Friday, 26 February 2010

Some Sound Advice, and note on boom

On the boom, its strictly 1st come, first served, but no one can book it out twice in a week. You need to see John, preferrably pre-registration, to see if its free and also to book a time with John on the day you want it to run through the set up and use of the boom mic kit.
You can request it a 2nd time in a week, and check with John later in the day if its still free, but anyone else coming at any stage will get priority if you've booked it once that week.

 [I trust everyone gets the Basil Brush reference?]

Whenever and wherever you are recording there will generally be some ambient sound - background noise generated by the environment you are in - eg computer fans or people walking past in F6; cars, dogs, the wind, leaves rustling outdoors.
For a typical scene you will be cutting together shots taken at different times, even if only a few minutes or even seconds apart. This has consequences...
Say a dog was distantly barking in shot A (x looks at y); you cut to shot B (close-up of y) and back again to A (x looks at y). This shot-reverse shot sequence is meant to appear as all in real-time, continuous action on screen, but this can be easily undermined if the ambient sound is noticeably different between shots A and B (no dog barking in shot B).

Advanced audio editing is a theoretical solution. More practical is recording an audio track for 30secs or so, whatever would be long enough to cover a continuous section, in the environment your scene is set. If you did discover a problem with the sound, you at least have the option of binning the audio track on your footage, and OVERDUBBING this ambient noise track. For any dialogue you'd want to record your actors saying their lines, ideally able to see a screen where they can see themselves and so judge the timing.

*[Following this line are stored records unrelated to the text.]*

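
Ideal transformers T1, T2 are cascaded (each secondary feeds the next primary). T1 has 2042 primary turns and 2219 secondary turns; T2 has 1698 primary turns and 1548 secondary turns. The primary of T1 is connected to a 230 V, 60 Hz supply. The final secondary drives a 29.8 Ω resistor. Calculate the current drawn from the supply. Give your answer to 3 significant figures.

Secondary of T1: V = 230.00 × 2219/2042 = 249.94 V.
Secondary of T2: V = 249.94 × 1548/1698 = 227.86 V.
I_load = 227.86/29.8 = 7.6462 A, so P_out = 227.86 × 7.6462 = 1742.2 W.
All ideal ⇒ P_in = P_out, so I_supply = 1742.2/230 = 7.57 A.

I_supply ≈ 7.57 A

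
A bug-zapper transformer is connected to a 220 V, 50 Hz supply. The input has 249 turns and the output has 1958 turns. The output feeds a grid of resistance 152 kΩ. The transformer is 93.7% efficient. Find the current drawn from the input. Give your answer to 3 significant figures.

I_in ≈ 0.0955 A

V_out = 220 × 1958/249 = 1730.0 V.
I_out = V_out/R = 1730.0/152000 = 0.011381 A.
P_out = V_out I_out = 1730.0 × 0.011381 = 19.689 W.
P_in = P_out/η = 19.689/0.937 = 21.013 W.
I_in = P_in/V_in = 21.013/220 = 0.0955 A.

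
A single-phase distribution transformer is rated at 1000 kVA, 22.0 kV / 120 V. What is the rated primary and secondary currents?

I_p ≈ 45.5 A, I_s ≈ 8330 A

I_p = S/V_p = 1000000/22000 = 45.5 A.
I_s = S/V_s = 1000000/120 = 8330 A.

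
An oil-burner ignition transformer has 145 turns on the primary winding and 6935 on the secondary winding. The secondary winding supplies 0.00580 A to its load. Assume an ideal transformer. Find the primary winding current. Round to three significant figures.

For an ideal transformer I_p/I_s = N_s/N_p, so I_p = 0.00580 × 6935/145 = 0.277 A.

I_p ≈ 0.277 A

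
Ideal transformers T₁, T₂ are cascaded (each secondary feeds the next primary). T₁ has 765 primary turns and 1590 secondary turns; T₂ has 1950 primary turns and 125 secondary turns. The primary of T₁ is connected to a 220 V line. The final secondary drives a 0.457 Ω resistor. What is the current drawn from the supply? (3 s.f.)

After T₁: V = 220.00 × 1590/765 = 457.25 V.
After T₂: V = 457.25 × 125/1950 = 29.311 V.
I_load = 29.311/0.457 = 64.138 A, so P_out = 29.311 × 64.138 = 1880.0 W.
All ideal ⇒ P_in = P_out, so I_supply = 1880.0/220 = 8.55 A.

I_supply ≈ 8.55 A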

Lip-synching is a tricky, fiddly business, but your end result is hopefully a more polished piece.
Young Britney is of course rather notorious for her lip-synched 'live' performances, an issue which also came to global prominence with the rather disgraceful decision to replace the young singer at the Beijing Olympics opening ceremony with another considered more photogenic.
I'm hoping to purchase a portable audio recorder next week with this in mind.

Re-shooting a scene because of scenes is unlikely to be practical; recording sound (if you didn't originally) will not require costumes or getting your actors to some isolated spot, and is a more feasible solution.
If you want to link this into the real world of media production you'd do well to consider the spaghetti westerns of Sergio Leone, in some ways a masterpiece of over-dubbing, though not always so well lip-synched. Leone tended to add sound in entirely separately to the shot footage, an immense challenge which he pulls off with real alacrity. There was some controversy when the by now rather old actors recorded some new dialogue for a new cut of one of these.
Bad cases of dubbing are a popular item of discussion on the web; try for example, or Some 'voiceover artists' have acquired quite a following, eg Paul Frees.
When the Conservative government insisted that Sinn Fein members could not speak on TV, an outraged media responded by using actors to over-dub the transcript of whatever they said, in some cases using deliberately daft accents to do so to make clear their utter disdain for the policy (which was eventually overturned) [some articles on this: 1 2 3 4 5 This BBC article is a good summary; wiki on the broadcasting ban]

And I almost resisted the temptation to post this trivia question: which rhythmically global one-hit wonder, featuring Norman Cook (aka Fatboy Slim) had a huge hit with "Dub Be Good To Me"?